Regex Explainer
Paste any regex and get a plain English explanation. Understand anchors, groups, quantifiers instantly.
Enter a regex pattern above to see the explanation
How to Use Regex Explainer
- Paste your regular expression in the input field
- See each part explained in plain English instantly
- Understand groups, quantifiers, and special characters
- Hover over components for detailed explanations
- Try examples like email validation or URL matching
About Regex Explainer
Paste any regular expression and get a clear, plain English explanation of what it does. Each component is broken down - anchors (^ $), character classes ([a-z]), quantifiers (*, +, ?), groups, lookaheads, and special sequences. Stop guessing what that cryptic regex means. Perfect for learning regex, debugging patterns, or understanding code you inherited.

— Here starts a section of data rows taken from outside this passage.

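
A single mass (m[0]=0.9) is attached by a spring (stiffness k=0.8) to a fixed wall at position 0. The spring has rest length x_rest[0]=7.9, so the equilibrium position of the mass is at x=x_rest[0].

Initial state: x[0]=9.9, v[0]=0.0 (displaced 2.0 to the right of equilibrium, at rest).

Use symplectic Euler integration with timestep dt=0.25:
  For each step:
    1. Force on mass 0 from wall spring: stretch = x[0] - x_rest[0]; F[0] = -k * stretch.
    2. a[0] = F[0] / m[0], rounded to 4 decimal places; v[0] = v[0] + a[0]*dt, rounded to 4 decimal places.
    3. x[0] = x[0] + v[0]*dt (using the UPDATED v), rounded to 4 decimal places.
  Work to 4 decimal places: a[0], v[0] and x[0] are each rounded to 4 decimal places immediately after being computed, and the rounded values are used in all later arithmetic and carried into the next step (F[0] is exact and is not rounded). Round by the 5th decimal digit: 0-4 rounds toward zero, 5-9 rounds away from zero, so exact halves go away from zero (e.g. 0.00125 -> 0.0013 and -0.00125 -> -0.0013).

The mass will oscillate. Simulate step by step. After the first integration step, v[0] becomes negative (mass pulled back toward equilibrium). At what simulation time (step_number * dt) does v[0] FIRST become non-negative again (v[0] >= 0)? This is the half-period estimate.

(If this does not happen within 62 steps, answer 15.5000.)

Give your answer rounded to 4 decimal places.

Answer: 3.5000

Derivation:
Step 0: x=[9.9000] v=[0.0000]
Step 1: x=[9.7889] v=[-0.4445]
Step 2: x=[9.5728] v=[-0.8643]
Step 3: x=[9.2638] v=[-1.2360]
Step 4: x=[8.8790] v=[-1.5391]
Step 5: x=[8.4398] v=[-1.7567]
Step 6: x=[7.9706] v=[-1.8767]
Step 7: x=[7.4975] v=[-1.8924]
Step 8: x=[7.0468] v=[-1.8030]
Step 9: x=[6.6435] v=[-1.6134]
Step 10: x=[6.3100] v=[-1.3342]
Step 11: x=[6.0648] v=[-0.9809]
Step 12: x=[5.9215] v=[-0.5731]
Step 13: x=[5.8882] v=[-0.1334]
Step 14: x=[5.9666] v=[0.3137]
First v>=0 after going negative at step 14, time=3.5000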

Frequently Asked Questions
What regex flavor is supported?
JavaScript regex syntax, which is similar to most other languages. Features like lookbehinds may vary across languages.
Can I test my regex here?
This tool explains regex. For testing with actual strings, use our Regex Tester tool which highlights matches in your text.
What are capture groups vs non-capturing groups?
Capture groups (...) save matched text for backreferences or extraction. Non-capturing groups (?:...) group patterns without capturing. Use non-capturing when you don't need the match.
What does \d, \w, \s mean?
These are shorthand character classes. \d matches any digit (0-9), \w matches word characters (letters, digits, underscore), \s matches whitespace (space, tab, newline).
What's the difference between * and + quantifiers?
The asterisk (*) matches zero or more occurrences, while plus (+) matches one or more. For example, a* matches "", "a", "aa", but a+ requires at least one "a".
How do I match a literal dot or bracket?
Escape special characters with a backslash. Use \. for a literal dot, \[ for a bracket, \\ for a backslash itself.